January’s Random Encounters


I. The Delivery Man

In a shivering cold, yet sunny January Sunday, I’m eating a carefully plated breakfast on a coffee shop’s promenade with a blanket on my legs. A man with a turban on his head parks his bike in the corner nearby. His square, food delivery backpack carrying someone’s order from the building in front of us. He checks his phone for a second, than walks towards the ornamented door of the old Lisbon building. As he enters the building, the waiter brings me a cortado, which I proceed to sip carefully not to burn my lips.

I reflect on the life of that delivery man, and so many others like him. I wonder how much he has worked to buy a flight ticket to get here, about his wife and kids back home. Where is he headed? What’s his final destination? Here? Somewhere else?

I reflect on my own bias. The way certain cultures disturb me, mainly for how they disrespect women (and so, myself), and how I tend to generalize them. Here, from my privileged European seat at the sunny promenade, I’m confronted by that man’s humanity. He’s probably just working for a better life, I think.

II. Quotes Stumbled Upon

January is typically a reflective, contemplative month: due to the year that’s passed, and the one to come. It has been a particularly serendipitous month, with a few striking sentences showing up on the Instagram feed. Two of them from Allan Ginsberg, American poet and writer.

“To gain your own voice, forget about having it heard.”

“You say what you want to say when you don’t care who’s listening.”

What I like about it is the idea of facing your subconscious and your most genuine thoughts to better know yourself.

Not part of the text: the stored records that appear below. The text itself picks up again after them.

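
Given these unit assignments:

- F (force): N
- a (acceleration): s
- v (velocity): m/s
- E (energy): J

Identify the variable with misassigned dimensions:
a

The variable a (acceleration) should have units m/s², not s.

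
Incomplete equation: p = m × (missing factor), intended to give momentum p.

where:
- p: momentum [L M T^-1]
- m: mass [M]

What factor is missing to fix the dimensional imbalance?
v (velocity), dimensions [L T^-1]

p has dimensions [L M T^-1] and m has dimensions [M].
The missing factor must have dimensions [L M T^-1] / [M] = [L T^-1], i.e. velocity (v).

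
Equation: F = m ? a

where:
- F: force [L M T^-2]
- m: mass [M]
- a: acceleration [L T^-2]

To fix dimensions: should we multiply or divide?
multiplication (×): F = m × a

F [L M T^-2]; m [M]; a [L T^-2].
m × a → [L M T^-2] ✓
m ÷ a → [L^-1 M T^2] ✗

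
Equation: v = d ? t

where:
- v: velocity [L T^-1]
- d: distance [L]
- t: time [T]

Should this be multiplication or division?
division (÷): v = d ÷ t

v [L T^-1]; d [L]; t [T].
d × t → [L T] ✗
d ÷ t → [L T^-1] ✓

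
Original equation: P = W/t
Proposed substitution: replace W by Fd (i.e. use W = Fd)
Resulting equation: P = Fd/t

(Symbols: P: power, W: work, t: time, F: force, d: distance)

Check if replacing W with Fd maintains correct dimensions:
Yes

[W] = [L^2 M T^-2] and [Fd] = [L^2 M T^-2]. These match, so the substitution replaces a quantity by one of the same dimensions and the result P = Fd/t has LHS [L^2 M T^-3] vs RHS [L^2 M T^-3] — still consistent.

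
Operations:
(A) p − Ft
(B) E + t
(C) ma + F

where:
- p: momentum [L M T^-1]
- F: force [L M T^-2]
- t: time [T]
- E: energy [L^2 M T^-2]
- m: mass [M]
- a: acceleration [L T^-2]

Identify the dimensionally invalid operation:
(B) E + t

(A) p − Ft: p [L M T^-1] and Ft [L M T^-1] — same dimensions ✓
(B) E + t: E [L^2 M T^-2] and t [T] — different dimensions cannot be added/subtracted ✗
(C) ma + F: ma [L M T^-2] and F [L M T^-2] — same dimensions ✓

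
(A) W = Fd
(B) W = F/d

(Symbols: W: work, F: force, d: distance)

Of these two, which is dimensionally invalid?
(B)

(A) W = Fd: LHS [L^2 M T^-2], RHS [L^2 M T^-2] ✓
(B) W = F/d: LHS [L^2 M T^-2], RHS [M T^-2] ✗

Expression (B) W = F/d is dimensionally incorrect.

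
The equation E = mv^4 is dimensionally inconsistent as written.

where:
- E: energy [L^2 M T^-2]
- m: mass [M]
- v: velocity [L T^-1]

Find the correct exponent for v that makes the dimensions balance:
The exponent of v should be 2: E = mv^2

The LHS E has dimensions [L^2 M T^-2]; v has dimensions [L T^-1].
As written, the RHS mv^4 (exponent 4 on v) has dimensions [L^4 M T^-4], which does not match.
With exponent 2, the RHS mv^2 has dimensions [L^2 M T^-2], matching the LHS.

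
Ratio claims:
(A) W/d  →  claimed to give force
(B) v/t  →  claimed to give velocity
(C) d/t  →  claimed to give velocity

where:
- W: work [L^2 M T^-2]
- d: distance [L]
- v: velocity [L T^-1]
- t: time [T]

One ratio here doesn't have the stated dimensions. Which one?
(B) v/t does not give velocity

(A) W/d: [L M T^-2] = force [L M T^-2] ✓
(B) v/t: [L T^-2] ≠ velocity [L T^-1] ✗
(C) d/t: [L T^-1] = velocity [L T^-1] ✓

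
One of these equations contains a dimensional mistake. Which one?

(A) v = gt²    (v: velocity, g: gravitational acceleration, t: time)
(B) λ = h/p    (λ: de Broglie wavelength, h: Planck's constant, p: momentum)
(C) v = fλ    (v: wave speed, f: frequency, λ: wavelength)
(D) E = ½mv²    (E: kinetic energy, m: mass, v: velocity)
(A) v = gt²

The equation (A) v = gt² is dimensionally incorrect.

LHS (v): [L T^-1]
RHS (gt²): [L] ✗

The dimensions do not match. The other three equations balance.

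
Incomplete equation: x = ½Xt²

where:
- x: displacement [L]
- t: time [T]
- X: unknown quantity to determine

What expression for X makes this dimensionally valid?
X = a (acceleration), dimensions [L T^-2]

x has dimensions [L]; the rest of the RHS (½ t²) has dimensions [T^2].
So X must have dimensions [L T^-2] — X = a (acceleration).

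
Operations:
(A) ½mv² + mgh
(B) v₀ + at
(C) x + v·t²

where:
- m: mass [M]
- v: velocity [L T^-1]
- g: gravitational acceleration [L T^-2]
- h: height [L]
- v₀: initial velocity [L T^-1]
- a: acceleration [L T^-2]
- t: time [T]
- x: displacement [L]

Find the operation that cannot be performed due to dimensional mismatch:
(C) x + v·t²

(A) ½mv² + mgh: ½mv² [L^2 M T^-2] and mgh [L^2 M T^-2] — same dimensions ✓
(B) v₀ + at: v₀ [L T^-1] and at [L T^-1] — same dimensions ✓
(C) x + v·t²: x [L] and v·t² [L T] — different dimensions cannot be added/subtracted ✗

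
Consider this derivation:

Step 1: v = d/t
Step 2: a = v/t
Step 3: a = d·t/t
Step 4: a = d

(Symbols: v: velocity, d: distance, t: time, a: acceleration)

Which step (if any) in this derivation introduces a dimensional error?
Step 3

Step 1: v = d/t → LHS [L T^-1], RHS [L T^-1] ✓
Step 2: a = v/t → LHS [L T^-2], RHS [L T^-2] ✓
Step 3: a = d·t/t → LHS [L T^-2], RHS [L] ✗

The first dimensional inconsistency appears in step 3: a = d·t/t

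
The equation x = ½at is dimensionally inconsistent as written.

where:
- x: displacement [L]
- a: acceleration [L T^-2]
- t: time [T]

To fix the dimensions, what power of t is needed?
The exponent of t should be 2: x = ½at^2

The LHS x has dimensions [L]; t has dimensions [T].
As written, the RHS ½at (exponent 1 on t) has dimensions [L T^-1], which does not match.
With exponent 2, the RHS ½at^2 has dimensions [L], matching the LHS.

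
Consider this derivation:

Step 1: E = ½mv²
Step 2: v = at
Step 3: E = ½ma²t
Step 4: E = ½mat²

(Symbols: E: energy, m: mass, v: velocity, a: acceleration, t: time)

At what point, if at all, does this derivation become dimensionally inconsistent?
Step 3

Step 1: E = ½mv² → LHS [L^2 M T^-2], RHS [L^2 M T^-2] ✓
Step 2: v = at → LHS [L T^-1], RHS [L T^-1] ✓
Step 3: E = ½ma²t → LHS [L^2 M T^-2], RHS [L^2 M T^-3] ✗

The first dimensional inconsistency appears in step 3: E = ½ma²t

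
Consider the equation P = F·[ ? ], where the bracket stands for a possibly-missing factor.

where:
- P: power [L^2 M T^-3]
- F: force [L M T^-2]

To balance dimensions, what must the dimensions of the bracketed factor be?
[L T^-1] — velocity (e.g. v)

P has dimensions [L^2 M T^-3]; F has dimensions [L M T^-2].
The bracketed factor must supply [L^2 M T^-3] / [L M T^-2] = [L T^-1].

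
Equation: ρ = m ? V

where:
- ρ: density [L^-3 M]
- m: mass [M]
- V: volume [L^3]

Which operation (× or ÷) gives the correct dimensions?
division (÷): ρ = m ÷ V

ρ [L^-3 M]; m [M]; V [L^3].
m × V → [L^3 M] ✗
m ÷ V → [L^-3 M] ✓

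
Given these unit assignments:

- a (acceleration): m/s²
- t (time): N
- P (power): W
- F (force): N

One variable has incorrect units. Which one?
t

The variable t (time) should have units s, not N.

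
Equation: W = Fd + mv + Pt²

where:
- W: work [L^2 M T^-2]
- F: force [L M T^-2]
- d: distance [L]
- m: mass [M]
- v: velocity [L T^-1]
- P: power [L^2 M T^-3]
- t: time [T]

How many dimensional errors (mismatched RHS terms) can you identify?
2

LHS W: [L^2 M T^-2]
- Fd: [L^2 M T^-2] ✓
- mv: [L M T^-1] ✗
- Pt²: [L^2 M T^-1] ✗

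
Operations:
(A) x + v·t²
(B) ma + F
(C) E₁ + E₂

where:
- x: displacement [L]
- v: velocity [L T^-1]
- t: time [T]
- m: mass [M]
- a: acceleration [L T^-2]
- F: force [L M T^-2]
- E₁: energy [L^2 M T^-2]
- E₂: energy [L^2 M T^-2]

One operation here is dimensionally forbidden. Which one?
(A) x + v·t²

(A) x + v·t²: x [L] and v·t² [L T] — different dimensions cannot be added/subtracted ✗
(B) ma + F: ma [L M T^-2] and F [L M T^-2] — same dimensions ✓
(C) E₁ + E₂: E₁ [L^2 M T^-2] and E₂ [L^2 M T^-2] — same dimensions ✓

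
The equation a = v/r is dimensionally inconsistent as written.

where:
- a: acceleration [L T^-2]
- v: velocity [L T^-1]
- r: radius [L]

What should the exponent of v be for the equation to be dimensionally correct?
The exponent of v should be 2: a = v^2/r

The LHS a has dimensions [L T^-2]; v has dimensions [L T^-1].
As written, the RHS v/r (exponent 1 on v) has dimensions [T^-1], which does not match.
With exponent 2, the RHS v^2/r has dimensions [L T^-2], matching the LHS.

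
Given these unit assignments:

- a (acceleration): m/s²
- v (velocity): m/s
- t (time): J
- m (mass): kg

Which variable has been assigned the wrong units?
t

The variable t (time) should have units s, not J.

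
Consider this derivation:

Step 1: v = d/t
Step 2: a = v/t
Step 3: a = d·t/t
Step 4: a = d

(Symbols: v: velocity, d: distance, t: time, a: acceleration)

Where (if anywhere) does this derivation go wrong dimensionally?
Step 3

Step 1: v = d/t → LHS [L T^-1], RHS [L T^-1] ✓
Step 2: a = v/t → LHS [L T^-2], RHS [L T^-2] ✓
Step 3: a = d·t/t → LHS [L T^-2], RHS [L] ✗

The first dimensional inconsistency appears in step 3: a = d·t/t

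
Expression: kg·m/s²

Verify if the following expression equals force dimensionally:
Yes

The expression kg·m/s² has dimensions [L M T^-2], which is exactly force [L M T^-2].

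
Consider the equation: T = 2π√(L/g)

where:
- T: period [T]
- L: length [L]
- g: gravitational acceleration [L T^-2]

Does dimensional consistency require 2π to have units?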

Another sentence stuck with me, likely already stumbled upon in the past, but nevertheless important.

“Ask yourself at every moment, “Is this necessary?”

By Marcus Aurelius, and easier said than done. But really, it’s a minimalist principle.

And lastly:

“An intense experience is worth more than many superficial ones.”

I find this true because I’ve witnessed it myself. Deep experiences can have the propulsive power to transform.

III. Spare

Finally, a note on Prince Harry’s memoir, released on January 10th, and which I read with curiosity about the dark side of royalty, fame and the British press. There’s plenty on loss, grief, coping mechanisms and the dysfunctional relationship between the monarchy and the press. I found it particularly delightful to read about his close relationship with the Queen and how they bonded through a quirky sense of humor.

The featured image of this post shows Princess Diana and Prince Harry being photographed by paparazzi while skiing.